3. Une situation sociale explosive
La situation sociale s'est dégradée sous l'effet conjugué de la crise politique, d'une fluctuation du prix des hydrocarbures et des conséquences du programme d'ajustement structurel (1994-1997) exigé par le FMI .
Le PIB par habitant s'est effondré entre 1990 et 1999, passant de 3.524 dollars en 1990 à 1.550 dollars en 1999, en raison d'une croissance démographique (1,6 % par an environ) supérieure à celle du PIB (0,5 % en moyenne sur les dix dernières années). Plus de 190.000 ménages, soit environ 1,6 million de personnes (5,7 % de la population) vivraient en deçà du seuil de pauvreté alimentaire (183 euros par an).
Avec l'application du programme d'ajustement structurel, de 1994 à 1997, la progression du chômage s'est par ailleurs accélérée, passant de 1,7 million de chômeurs en 1994 à 2,1 millions en 1999, soit 27,8 % de la population active. Les jeunes sont plus particulièrement touchés par le phénomène.
Le système algérien de sécurité sociale ne paraît pas en mesure d'endiguer la montée de l'exclusion. Les autorités algériennes ont décidé l'augmentation de 33 % à compter du 1er janvier 2001 du salaire national minimum garanti (revalorisé à 8.000 dinars par mois, soit environ 122 euros) et de 15 % des salaires de la fonction publique.
L'Algérie consacre au total plus de 7 % de son PIB aux dépenses d'action sociale et de transferts sociaux. Les dispositifs de sécurité sociale semblent toutefois montrer leurs limites. Moins de 80 % des Algériens sont assurés contre les risques maladie, vieillesse, accident du travail et chômage. Plus du tiers des assurés sont des inactifs, chômeurs ou retraités. De nombreuses personnes en situation de grande précarité ne sont pas couvertes par ces dispositifs.

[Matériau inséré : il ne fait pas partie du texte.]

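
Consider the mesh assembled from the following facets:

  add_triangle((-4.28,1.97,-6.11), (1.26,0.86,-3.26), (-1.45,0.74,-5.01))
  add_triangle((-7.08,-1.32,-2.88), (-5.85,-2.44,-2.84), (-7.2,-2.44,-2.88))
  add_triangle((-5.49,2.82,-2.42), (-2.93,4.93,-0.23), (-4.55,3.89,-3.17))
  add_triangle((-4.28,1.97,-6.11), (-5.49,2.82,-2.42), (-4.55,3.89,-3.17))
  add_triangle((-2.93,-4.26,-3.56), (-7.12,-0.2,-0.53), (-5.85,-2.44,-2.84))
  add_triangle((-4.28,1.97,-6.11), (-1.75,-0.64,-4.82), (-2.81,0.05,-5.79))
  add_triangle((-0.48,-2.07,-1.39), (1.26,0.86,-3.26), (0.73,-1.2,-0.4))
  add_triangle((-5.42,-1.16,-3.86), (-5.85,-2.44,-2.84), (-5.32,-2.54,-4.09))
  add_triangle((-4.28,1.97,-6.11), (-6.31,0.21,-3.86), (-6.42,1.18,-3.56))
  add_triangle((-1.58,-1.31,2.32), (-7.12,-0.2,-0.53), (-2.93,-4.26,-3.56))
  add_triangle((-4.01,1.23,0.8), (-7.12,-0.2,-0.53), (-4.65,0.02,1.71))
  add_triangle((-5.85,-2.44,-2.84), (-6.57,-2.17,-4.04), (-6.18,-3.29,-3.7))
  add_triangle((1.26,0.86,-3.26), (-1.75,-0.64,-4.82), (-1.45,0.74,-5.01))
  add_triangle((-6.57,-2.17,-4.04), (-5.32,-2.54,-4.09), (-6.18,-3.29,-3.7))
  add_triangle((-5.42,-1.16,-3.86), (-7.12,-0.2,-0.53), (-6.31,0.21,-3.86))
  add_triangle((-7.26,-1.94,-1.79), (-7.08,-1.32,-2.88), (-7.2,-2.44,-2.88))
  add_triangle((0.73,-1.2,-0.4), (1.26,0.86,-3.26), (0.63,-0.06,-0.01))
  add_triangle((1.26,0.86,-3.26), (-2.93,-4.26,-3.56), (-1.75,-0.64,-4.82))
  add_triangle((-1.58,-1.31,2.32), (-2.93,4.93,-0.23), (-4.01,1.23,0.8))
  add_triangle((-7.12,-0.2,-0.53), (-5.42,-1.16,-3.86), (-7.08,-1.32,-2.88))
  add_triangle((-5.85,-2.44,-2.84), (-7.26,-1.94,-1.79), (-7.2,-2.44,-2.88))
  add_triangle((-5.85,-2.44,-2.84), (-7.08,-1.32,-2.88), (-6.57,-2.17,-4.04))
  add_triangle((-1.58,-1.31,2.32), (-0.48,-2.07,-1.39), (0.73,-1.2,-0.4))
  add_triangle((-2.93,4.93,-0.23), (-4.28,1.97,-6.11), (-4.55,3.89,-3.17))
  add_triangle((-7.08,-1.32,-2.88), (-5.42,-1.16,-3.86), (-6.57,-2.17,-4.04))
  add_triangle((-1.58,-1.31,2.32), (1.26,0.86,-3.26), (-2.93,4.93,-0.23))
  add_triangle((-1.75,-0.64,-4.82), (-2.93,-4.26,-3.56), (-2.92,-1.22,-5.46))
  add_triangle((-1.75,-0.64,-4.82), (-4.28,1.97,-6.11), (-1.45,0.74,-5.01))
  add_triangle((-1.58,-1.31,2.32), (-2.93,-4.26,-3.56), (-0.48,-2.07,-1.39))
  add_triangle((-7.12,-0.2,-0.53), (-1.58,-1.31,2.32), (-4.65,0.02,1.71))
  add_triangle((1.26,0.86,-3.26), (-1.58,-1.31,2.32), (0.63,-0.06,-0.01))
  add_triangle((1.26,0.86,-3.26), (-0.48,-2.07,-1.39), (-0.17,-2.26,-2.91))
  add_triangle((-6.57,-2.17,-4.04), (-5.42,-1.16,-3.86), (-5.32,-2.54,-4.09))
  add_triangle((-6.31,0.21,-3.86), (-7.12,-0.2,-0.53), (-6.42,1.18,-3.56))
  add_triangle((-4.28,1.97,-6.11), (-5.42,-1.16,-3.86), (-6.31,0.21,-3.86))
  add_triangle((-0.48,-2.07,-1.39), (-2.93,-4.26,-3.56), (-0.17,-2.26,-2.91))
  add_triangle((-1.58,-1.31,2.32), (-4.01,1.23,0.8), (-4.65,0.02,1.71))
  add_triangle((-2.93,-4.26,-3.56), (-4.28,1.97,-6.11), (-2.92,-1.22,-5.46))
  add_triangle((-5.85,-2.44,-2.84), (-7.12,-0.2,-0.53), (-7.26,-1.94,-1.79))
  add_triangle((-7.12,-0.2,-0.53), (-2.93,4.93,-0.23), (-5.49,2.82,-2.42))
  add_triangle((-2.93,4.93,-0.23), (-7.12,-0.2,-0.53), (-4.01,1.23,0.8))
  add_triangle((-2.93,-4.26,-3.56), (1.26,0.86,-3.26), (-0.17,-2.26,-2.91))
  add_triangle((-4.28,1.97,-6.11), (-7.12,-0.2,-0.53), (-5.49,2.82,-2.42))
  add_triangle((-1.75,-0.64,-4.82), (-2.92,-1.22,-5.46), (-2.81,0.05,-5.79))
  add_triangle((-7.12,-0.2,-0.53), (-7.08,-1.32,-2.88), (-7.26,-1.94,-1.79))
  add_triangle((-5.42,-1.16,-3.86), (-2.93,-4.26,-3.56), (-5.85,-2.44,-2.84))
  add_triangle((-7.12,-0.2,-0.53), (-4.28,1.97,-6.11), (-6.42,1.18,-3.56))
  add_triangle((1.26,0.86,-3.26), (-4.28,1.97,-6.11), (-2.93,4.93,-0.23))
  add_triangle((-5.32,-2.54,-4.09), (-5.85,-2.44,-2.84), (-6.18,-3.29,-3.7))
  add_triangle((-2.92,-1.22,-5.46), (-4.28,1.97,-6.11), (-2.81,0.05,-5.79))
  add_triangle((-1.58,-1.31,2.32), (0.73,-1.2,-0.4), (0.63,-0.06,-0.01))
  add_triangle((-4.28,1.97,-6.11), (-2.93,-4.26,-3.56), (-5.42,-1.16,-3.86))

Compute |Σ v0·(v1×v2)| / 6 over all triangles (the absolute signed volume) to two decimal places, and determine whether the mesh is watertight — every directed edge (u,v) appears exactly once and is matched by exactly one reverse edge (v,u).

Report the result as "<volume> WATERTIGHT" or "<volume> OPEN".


Per-triangle v0·(v1×v2)/6:
  t1: +2.7579
  t2: +0.6740
  t3: +5.1572
  t4: +6.2442
  t5: +2.8959
  t6: +0.2254
  t7: +1.4834
  t8: -2.0022
  t9: +4.2545
  t10: +17.1036
  t11: +3.0796
  t12: +0.9798
  t13: +2.3753
  t14: +1.2053
  t15: +5.6427
  t16: +1.4728
  t17: +0.4246
  t18: +5.7339
  t19: +4.4244
  t20: +1.7847
  t21: +0.2994
  t22: +1.6639
  t23: +1.2917
  t24: +3.4323
  t25: +1.6047
  t26: -2.9527
  t27: +2.2016
  t28: +3.1517
  t29: +2.4519
  t30: +3.5237
  t31: -0.2607
  t32: +0.0407
  t33: +1.0168
  t34: +4.0565
  t35: +5.9686
  t36: +1.0184
  t37: +0.9459
  t38: +6.3061
  t39: -1.5792
  t40: +11.9213
  t41: +6.5527
  t42: +3.4260
  t43: +15.4513
  t44: +0.8982
  t45: +3.1850
  t46: +5.9334
  t47: -1.7040
  t48: +16.9838
  t49: -0.8278
  t50: +2.1074
  t51: +0.3320
  t52: +13.8893
Σ = +178.2471 → |volume| = 178.25

Directed edges: 156 total, each appears once with its reverse present → watertight.

178.25 WATERTIGHT


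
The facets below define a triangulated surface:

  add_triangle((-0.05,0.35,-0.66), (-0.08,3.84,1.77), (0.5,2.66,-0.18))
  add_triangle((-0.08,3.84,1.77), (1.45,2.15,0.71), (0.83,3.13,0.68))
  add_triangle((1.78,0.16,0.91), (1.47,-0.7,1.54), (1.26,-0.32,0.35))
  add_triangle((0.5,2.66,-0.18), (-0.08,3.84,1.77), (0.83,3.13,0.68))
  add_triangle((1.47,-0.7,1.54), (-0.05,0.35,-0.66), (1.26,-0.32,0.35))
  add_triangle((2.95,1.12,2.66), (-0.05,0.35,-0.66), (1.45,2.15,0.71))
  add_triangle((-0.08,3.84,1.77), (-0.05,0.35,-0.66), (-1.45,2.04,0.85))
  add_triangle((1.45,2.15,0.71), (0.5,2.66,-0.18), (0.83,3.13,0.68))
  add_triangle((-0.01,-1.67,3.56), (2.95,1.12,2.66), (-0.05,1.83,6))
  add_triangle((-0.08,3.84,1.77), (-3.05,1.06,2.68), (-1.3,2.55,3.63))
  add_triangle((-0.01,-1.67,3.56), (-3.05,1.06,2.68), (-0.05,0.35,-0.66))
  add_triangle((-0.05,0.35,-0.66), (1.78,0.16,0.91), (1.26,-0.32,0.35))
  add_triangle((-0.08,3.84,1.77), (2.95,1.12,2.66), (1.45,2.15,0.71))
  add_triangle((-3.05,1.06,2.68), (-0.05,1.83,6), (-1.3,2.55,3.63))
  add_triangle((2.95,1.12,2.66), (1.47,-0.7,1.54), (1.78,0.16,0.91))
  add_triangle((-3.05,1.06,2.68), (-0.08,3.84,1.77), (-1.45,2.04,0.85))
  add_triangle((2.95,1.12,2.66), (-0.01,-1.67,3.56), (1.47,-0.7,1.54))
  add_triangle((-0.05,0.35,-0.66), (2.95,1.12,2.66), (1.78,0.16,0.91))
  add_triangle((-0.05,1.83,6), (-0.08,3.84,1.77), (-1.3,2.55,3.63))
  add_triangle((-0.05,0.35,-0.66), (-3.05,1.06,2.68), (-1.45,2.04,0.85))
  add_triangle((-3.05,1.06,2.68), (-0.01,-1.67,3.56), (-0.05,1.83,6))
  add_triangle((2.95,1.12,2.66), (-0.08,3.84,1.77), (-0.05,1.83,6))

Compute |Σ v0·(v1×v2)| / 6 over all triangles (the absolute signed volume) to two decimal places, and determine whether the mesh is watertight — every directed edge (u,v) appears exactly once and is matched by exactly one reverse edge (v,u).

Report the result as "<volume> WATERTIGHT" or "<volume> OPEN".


48.66 OPEN

Per-triangle v0·(v1×v2)/6:
  t1: +0.3304
  t2: +0.5687
  t3: +0.1740
  t4: +0.5345
  t5: -0.0358
  t6: +0.3752
  t7: +0.7374
  t8: +0.3218
  t9: +8.1968
  t10: +3.0080
  t11: -0.0016
  t12: +0.1125
  t13: +2.5856
  t14: +4.0604
  t15: +0.4843
  t16: +2.1490
  t17: +2.0319
  t18: +0.2820
  t19: +4.0962
  t20: +0.4779
  t21: +8.3389
  t22: +9.8287
Σ = +48.6568 → |volume| = 48.66

Directed edges: 66 total; 6 unmatched, e.g. (0.5,2.66,-0.18)→(-0.05,0.35,-0.66) → open.


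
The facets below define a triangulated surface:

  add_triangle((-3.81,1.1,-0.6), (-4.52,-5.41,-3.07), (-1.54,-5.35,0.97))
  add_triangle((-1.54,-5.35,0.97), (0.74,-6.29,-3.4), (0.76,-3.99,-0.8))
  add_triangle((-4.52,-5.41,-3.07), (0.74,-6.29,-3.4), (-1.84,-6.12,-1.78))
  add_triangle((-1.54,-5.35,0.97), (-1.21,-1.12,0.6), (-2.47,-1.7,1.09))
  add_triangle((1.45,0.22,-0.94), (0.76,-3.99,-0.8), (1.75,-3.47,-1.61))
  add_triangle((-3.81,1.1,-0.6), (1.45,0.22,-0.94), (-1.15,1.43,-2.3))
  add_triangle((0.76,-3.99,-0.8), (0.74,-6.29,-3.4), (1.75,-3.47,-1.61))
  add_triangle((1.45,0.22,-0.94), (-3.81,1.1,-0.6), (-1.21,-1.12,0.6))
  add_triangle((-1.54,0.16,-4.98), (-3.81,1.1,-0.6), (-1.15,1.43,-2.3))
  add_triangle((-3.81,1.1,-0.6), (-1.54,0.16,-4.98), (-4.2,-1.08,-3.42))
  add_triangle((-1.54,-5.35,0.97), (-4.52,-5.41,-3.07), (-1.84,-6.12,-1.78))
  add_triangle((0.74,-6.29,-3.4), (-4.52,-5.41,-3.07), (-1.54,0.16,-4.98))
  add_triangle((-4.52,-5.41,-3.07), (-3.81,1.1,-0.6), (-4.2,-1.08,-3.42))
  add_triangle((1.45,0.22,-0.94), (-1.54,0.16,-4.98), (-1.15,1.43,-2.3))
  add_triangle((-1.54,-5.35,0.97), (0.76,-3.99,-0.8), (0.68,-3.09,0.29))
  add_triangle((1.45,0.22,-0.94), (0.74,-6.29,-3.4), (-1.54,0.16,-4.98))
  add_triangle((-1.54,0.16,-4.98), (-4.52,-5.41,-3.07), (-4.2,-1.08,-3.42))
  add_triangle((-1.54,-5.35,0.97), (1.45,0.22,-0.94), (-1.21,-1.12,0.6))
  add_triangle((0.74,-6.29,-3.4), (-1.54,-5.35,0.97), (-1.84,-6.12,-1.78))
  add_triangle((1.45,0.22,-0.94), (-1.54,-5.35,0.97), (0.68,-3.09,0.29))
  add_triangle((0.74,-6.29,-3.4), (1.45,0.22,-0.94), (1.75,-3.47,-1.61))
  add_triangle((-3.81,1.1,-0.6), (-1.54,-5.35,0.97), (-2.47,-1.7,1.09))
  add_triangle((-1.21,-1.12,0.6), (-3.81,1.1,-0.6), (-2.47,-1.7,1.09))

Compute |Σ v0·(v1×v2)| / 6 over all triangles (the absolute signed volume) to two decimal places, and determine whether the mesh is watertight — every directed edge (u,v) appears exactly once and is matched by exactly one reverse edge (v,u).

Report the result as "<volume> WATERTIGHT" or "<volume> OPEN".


Per-triangle v0·(v1×v2)/6:
  t1: +13.8474
  t2: +4.2621
  t3: +8.6514
  t4: +0.0823
  t5: +0.1943
  t6: +0.0447
  t7: +1.8275
  t8: -0.7695
  t9: +3.6860
  t10: +6.3983
  t11: +7.3506
  t12: +27.1556
  t13: +8.3296
  t14: +2.0284
  t15: +1.6720
  t16: +9.5276
  t17: +10.8413
  t18: -0.2216
  t19: +6.8890
  t20: -0.9255
  t21: +1.9006
  t22: +3.5840
  t23: -0.1685
Σ = +116.1875 → |volume| = 116.19

Directed edges: 69 total; 3 unmatched, e.g. (1.45,0.22,-0.94)→(0.76,-3.99,-0.8) → open.

116.19 OPEN


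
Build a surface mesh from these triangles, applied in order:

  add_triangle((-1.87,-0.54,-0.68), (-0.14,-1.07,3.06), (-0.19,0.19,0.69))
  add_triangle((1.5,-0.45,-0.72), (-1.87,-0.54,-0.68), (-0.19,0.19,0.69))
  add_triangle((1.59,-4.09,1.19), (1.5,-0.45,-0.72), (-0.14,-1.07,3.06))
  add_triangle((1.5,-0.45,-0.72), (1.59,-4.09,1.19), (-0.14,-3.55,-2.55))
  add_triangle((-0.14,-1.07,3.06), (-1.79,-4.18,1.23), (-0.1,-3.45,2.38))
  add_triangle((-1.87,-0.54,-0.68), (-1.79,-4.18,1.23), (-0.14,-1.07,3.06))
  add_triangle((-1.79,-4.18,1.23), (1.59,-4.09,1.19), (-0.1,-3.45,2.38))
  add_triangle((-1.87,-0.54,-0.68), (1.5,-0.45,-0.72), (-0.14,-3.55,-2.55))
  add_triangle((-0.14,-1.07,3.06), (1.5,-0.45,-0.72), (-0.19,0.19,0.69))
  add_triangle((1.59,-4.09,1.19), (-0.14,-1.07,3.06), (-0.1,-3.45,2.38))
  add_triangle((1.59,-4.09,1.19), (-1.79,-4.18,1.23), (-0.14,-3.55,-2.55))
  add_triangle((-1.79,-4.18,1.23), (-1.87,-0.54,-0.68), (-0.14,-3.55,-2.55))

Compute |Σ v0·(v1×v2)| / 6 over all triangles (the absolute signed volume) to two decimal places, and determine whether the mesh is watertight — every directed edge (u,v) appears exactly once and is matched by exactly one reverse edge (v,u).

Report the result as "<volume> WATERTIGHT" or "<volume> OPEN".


Per-triangle v0·(v1×v2)/6:
  t1: +0.4810
  t2: -0.1124
  t3: +2.1603
  t4: +4.1180
  t5: +2.3316
  t6: +2.9481
  t7: +3.1901
  t8: +0.6963
  t9: +0.2660
  t10: +2.1788
  t11: +8.3549
  t12: +4.9105
Σ = +31.5231 → |volume| = 31.52

Directed edges: 36 total, each appears once with its reverse present → watertight.

31.52 WATERTIGHT


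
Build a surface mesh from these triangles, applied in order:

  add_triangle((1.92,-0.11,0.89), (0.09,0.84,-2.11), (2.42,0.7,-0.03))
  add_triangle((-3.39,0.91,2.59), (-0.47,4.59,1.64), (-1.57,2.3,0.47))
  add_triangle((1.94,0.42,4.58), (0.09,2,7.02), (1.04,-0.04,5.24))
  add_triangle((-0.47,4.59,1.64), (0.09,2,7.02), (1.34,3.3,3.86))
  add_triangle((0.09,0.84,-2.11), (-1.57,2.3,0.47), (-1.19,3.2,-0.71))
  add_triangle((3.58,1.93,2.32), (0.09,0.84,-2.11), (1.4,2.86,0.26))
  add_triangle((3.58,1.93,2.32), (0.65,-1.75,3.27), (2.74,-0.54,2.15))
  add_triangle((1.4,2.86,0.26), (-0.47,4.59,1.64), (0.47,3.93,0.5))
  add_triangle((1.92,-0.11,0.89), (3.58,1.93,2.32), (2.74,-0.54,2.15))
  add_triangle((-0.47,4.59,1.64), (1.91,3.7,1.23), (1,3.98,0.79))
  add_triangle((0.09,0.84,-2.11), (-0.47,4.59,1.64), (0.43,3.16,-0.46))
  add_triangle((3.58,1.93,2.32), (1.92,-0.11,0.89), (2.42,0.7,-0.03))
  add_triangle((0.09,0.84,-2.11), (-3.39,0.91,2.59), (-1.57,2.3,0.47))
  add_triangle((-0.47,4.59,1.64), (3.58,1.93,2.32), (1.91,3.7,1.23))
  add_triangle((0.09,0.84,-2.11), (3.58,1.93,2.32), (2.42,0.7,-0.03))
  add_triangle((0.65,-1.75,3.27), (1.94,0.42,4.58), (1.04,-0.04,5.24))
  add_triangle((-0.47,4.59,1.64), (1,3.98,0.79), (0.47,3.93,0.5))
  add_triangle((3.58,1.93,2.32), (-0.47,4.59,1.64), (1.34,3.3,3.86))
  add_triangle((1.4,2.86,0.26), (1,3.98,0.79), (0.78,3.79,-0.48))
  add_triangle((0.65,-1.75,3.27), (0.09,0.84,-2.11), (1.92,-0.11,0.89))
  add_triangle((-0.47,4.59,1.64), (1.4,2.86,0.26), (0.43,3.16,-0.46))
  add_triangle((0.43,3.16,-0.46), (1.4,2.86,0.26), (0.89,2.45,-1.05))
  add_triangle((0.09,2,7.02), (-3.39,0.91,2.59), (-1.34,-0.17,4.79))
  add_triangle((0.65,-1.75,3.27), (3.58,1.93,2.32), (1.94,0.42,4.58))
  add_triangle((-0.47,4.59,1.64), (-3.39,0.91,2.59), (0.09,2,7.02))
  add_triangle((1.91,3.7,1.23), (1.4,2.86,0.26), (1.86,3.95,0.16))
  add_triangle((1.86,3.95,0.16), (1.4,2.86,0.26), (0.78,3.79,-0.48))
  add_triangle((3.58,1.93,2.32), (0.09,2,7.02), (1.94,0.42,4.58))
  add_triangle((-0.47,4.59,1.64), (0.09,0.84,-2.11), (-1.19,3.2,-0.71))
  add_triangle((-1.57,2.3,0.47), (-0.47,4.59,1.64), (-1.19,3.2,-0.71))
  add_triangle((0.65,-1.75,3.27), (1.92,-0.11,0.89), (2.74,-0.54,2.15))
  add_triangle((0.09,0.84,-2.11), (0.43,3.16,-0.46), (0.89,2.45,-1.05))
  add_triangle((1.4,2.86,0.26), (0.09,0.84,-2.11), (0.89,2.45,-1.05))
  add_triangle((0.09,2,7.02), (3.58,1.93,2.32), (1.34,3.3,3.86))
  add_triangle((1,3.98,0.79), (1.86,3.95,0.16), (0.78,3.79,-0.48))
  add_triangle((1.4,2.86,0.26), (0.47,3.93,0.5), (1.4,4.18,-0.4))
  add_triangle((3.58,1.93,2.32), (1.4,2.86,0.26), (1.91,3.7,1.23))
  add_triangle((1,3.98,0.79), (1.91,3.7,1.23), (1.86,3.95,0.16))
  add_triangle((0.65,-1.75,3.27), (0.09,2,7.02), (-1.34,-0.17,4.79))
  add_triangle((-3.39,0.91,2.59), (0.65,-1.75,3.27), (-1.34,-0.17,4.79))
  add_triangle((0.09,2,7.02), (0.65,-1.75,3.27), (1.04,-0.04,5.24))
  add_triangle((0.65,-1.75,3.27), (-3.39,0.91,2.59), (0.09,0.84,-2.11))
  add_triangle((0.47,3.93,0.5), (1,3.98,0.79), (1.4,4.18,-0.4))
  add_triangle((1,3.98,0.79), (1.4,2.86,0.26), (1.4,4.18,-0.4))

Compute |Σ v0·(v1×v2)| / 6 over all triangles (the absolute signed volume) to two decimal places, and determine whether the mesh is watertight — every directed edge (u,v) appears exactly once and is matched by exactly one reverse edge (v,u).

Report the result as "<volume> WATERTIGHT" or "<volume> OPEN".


Per-triangle v0·(v1×v2)/6:
  t1: +0.2660
  t2: +3.1994
  t3: +2.3669
  t4: +7.4890
  t5: +0.5228
  t6: +2.4180
  t7: +2.9595
  t8: -0.6625
  t9: +0.6821
  t10: +1.0076
  t11: +1.1754
  t12: +0.9642
  t13: +1.8104
  t14: +3.1207
  t15: +1.5370
  t16: +1.5536
  t17: +0.5518
  t18: +5.6547
  t19: -0.5922
  t20: +0.3764
  t21: +1.6187
  t22: +0.5674
  t23: +6.4288
  t24: +3.1005
  t25: +16.4134
  t26: +0.0220
  t27: -0.0731
  t28: +6.4687
  t29: +1.8395
  t30: +1.6600
  t31: +0.1184
  t32: +0.5916
  t33: +0.1275
  t34: +7.2234
  t35: +0.7804
  t36: -0.5845
  t37: +1.0215
  t38: +0.6910
  t39: +5.4888
  t40: +2.2253
  t41: +1.9617
  t42: -0.0220
  t43: +0.4871
  t44: +0.4844
Σ = +95.0414 → |volume| = 95.04

Directed edges: 132 total, each appears once with its reverse present → watertight.

95.04 WATERTIGHT


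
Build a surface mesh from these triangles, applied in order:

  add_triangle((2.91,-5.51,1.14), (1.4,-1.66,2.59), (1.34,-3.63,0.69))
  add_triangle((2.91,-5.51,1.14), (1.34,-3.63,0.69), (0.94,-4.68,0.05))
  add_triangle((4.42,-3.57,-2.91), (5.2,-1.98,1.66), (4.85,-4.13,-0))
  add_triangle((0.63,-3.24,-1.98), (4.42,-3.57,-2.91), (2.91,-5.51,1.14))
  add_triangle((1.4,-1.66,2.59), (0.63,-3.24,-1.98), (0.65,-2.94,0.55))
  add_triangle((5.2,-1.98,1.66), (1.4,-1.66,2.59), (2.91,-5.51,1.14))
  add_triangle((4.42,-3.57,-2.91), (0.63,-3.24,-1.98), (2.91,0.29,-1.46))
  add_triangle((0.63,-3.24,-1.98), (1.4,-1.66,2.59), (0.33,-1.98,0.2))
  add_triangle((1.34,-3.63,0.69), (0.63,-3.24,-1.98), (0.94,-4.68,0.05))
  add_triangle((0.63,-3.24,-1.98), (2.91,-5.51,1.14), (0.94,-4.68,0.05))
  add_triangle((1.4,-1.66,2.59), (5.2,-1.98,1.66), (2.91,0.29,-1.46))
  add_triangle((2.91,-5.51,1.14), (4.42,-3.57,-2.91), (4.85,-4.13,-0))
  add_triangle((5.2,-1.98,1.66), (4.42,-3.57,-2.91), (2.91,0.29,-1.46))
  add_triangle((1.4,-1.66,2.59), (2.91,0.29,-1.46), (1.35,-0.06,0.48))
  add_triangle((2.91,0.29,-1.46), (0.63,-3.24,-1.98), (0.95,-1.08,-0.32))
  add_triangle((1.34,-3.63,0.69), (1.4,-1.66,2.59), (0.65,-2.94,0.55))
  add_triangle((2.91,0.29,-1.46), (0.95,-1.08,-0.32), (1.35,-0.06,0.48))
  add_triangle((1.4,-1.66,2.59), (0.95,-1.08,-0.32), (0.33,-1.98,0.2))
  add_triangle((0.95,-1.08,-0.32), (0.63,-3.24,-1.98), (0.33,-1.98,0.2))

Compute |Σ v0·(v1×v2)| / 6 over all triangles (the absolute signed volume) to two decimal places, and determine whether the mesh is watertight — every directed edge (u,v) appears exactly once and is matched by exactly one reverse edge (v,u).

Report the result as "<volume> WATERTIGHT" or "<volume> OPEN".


Per-triangle v0·(v1×v2)/6:
  t1: +1.1613
  t2: +0.4008
  t3: +6.0185
  t4: +9.7914
  t5: -1.2126
  t6: +7.9698
  t7: +2.1273
  t8: +0.9272
  t9: -0.9494
  t10: +2.8162
  t11: +0.2634
  t12: +6.9534
  t13: +9.1424
  t14: +0.6994
  t15: -1.1989
  t16: +0.5948
  t17: -0.6446
  t18: -0.7746
  t19: -0.5735
Σ = +43.5124 → |volume| = 43.51

Directed edges: 57 total; 9 unmatched, e.g. (5.2,-1.98,1.66)→(4.85,-4.13,-0) → open.

43.51 OPEN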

Les inégalités tendent également à se creuser, l'écart de revenus entre les plus riches et les plus pauvres étant désormais de 1 à 10.
De même, si le niveau moyen d'éducation s'est amélioré (le taux de scolarisation des enfants entre 6 et 15 ans atteint aujourd'hui près de 90 %), l'école publique algérienne souffre aujourd'hui d'une crise profonde, ce qu'illustre le développement d'écoles privées interdites par la loi mais tolérées en pratique. Une commission nationale de réforme du système éducatif a d'ailleurs été mise en place en mai 2001 par le Président Bouteflika.
L'insuffisance des logements sociaux avive par ailleurs les mécontentements (le taux d'occupation des logements atteint 7,3 personnes par logement).
De graves émeutes avaient déjà éclaté à Sidi Bel Abbès, au sud d'Oran, le 24 juillet 2000. L'explosion de violences en Kabylie dans la seconde quinzaine du mois d'avril 2001 s'explique très largement par cette désespérance sociale qui frappe l'ensemble du territoire algérien.